A growing disparity between supercomputer computation speeds and I/O rates makes it increasingly infeasible for applications to save all results for offline analysis. Instead, applications must analyze and reduce data online so as to output only those results needed to answer target scientific question(s). This change in focus complicates application and experiment design and introduces algorithmic, implementation, and programming model challenges that are unfamiliar to many scientists and that have major implications for the design of various elements of supercomputer systems. I review these challenges and describe methods and tools that various groups, including mine, are developing to enable experimental exploration of algorithmic, software, and system design alternatives.
Speaker Biography
Ian Foster is a Professor of Computer Science at the University of Chicago and a Senior Scientist and Distinguished Fellow at Argonne National Laboratory.

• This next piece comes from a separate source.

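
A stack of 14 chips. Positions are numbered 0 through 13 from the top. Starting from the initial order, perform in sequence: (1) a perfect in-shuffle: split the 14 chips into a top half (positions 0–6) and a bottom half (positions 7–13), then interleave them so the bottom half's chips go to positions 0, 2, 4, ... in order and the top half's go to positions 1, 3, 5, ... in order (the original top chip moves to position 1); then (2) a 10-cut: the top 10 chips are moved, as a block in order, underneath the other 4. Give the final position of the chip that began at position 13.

2

Track the chip from position 13 forward through each operation:
  after op 1 (in-shuffle): 13 → 12
  after op 2 (cut 10): 12 → 2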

Originally from New Zealand, he has lived in Chicago for longer than he likes to admit. Ian has a long record of research contributions in high-performance computing, distributed systems, and data-driven discovery. He has also led US and international projects that have produced widely used software systems and scientific computing infrastructures. He has published hundreds of scientific papers and eight books on these and other topics. Ian is an elected fellow of the American Association for the Advancement of Science, the Association for Computing Machinery, and the British Computer Society. His awards include the British Computer Society’s Lovelace Medal, the IEEE Tsutomu Kanai award, and honorary doctorates from CINVESTAV, Mexico, and the University of Canterbury, New Zealand.